Conclusion : Le fardeau économique des MNT en Arabie saoudite – en particulier l'effet sur la productivité des personnels – est considérable.

تأثير الأمراض غير السارية على التكاليف الطبية المباشرة وإنتاجية العاملين، المملكة العربية السعودية

جيسي مالكين، إيريك فينكلشتين، دريشتي بيد، عذى القنيبط، سامي المدرع، كريستوفر هيربست، دي دونج، ريم السكيت، سامح السحرتي، عبد الله القويزاني

الخلاصة

الخلفية: يتزايد معدل انتشار الأمراض غير السارية في المملكة العربية السعودية على نحو مطرد.

الأهداف: هدفت هذه الدراسة الى تقدير تأثير الأمراض غير السارية على التكاليف الطبية المباشرة وإنتاجية القوى العاملة في المملكة العربية السعودية.

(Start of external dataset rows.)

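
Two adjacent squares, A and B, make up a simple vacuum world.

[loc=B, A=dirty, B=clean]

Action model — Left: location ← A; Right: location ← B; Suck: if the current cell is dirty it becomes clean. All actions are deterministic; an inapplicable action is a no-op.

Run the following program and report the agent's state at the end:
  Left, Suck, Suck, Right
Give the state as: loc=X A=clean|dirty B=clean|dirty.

Left (#1): loc=A A=dirty B=clean
Suck (#2): loc=A A=clean B=clean
Suck (#3): loc=A A=clean B=clean
Right (#4): loc=B A=clean B=clean

loc=B A=clean B=clean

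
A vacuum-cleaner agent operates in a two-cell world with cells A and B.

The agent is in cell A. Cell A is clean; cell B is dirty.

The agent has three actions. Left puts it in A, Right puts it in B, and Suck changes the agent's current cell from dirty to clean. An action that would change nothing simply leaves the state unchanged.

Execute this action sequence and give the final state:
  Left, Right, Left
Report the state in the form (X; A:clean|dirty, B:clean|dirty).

(A; A:clean, B:dirty)

1) do Left; now (A; A:clean, B:dirty)
2) do Right; now (B; A:clean, B:dirty)
3) do Left; now (A; A:clean, B:dirty)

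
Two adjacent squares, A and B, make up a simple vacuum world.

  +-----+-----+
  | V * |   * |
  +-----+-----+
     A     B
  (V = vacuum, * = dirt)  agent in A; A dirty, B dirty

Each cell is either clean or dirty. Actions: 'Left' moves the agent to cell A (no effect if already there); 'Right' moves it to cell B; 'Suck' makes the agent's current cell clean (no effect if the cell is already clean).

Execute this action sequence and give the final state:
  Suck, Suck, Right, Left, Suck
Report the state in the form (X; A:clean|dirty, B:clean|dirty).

(A; A:clean, B:dirty)

step 1/5 (Suck): (A; A:clean, B:dirty)
step 2/5 (Suck): (A; A:clean, B:dirty)
step 3/5 (Right): (B; A:clean, B:dirty)
step 4/5 (Left): (A; A:clean, B:dirty)
step 5/5 (Suck): (A; A:clean, B:dirty)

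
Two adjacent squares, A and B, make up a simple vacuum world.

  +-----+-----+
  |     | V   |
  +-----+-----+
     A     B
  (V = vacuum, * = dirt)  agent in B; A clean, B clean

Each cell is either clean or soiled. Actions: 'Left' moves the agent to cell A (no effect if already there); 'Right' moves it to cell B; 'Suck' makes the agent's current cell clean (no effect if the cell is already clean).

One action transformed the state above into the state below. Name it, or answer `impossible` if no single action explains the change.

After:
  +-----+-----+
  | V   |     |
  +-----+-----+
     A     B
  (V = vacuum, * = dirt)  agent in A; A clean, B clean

Left

try  Left: in A — A clean, B clean  ← match
try Right: in B — A clean, B clean
try  Suck: in B — A clean, B clean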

طرق البحث: من أجل تقدير التكاليف الطبية المباشرة، قدَّرنا تكلفة وحدة علاج 10 أمراض غير سارية، ثم تم حساب حاصل ضرب تكلفة الوحدة في معدل انتشار المرض، وجمعنا الناتج فيما بين الأمراض. ولتقدير الفاقد في إنتاجية القوى العاملة، تم حساب حاصل ضرب الناتج المحلي الإجمالي لكل شخص ضمن القوى العاملة في فاقد الإنتاجية الناجم عن كل مرض غير سارٍ، ومعدل انتشار كل مرض غير سارٍ في صفوف القوى العاملة.

النتائج: قدرنا التكاليف الطبية المباشرة السنوية بمبلغ 11.8 مليار دولار دولي (دولارات دولية) للأمراض غير السارية العشرة التي جرى تقييمها (13.6% من إجمالي الإنفاق السنوي على الصحة). وقدرنا فاقد إنتاجية القوى العاملة بمبلغ 75.7 مليار دولار دولي (4.5% من الناتج المحلي الإجمالي).

الاستنتاجات: يُعدُّ العبء الاقتصادي الناجم عن الأمراض غير السارية في المملكة العربية السعودية جسيمًا، لا سيما الأثر المترتب على إنتاجية العاملين.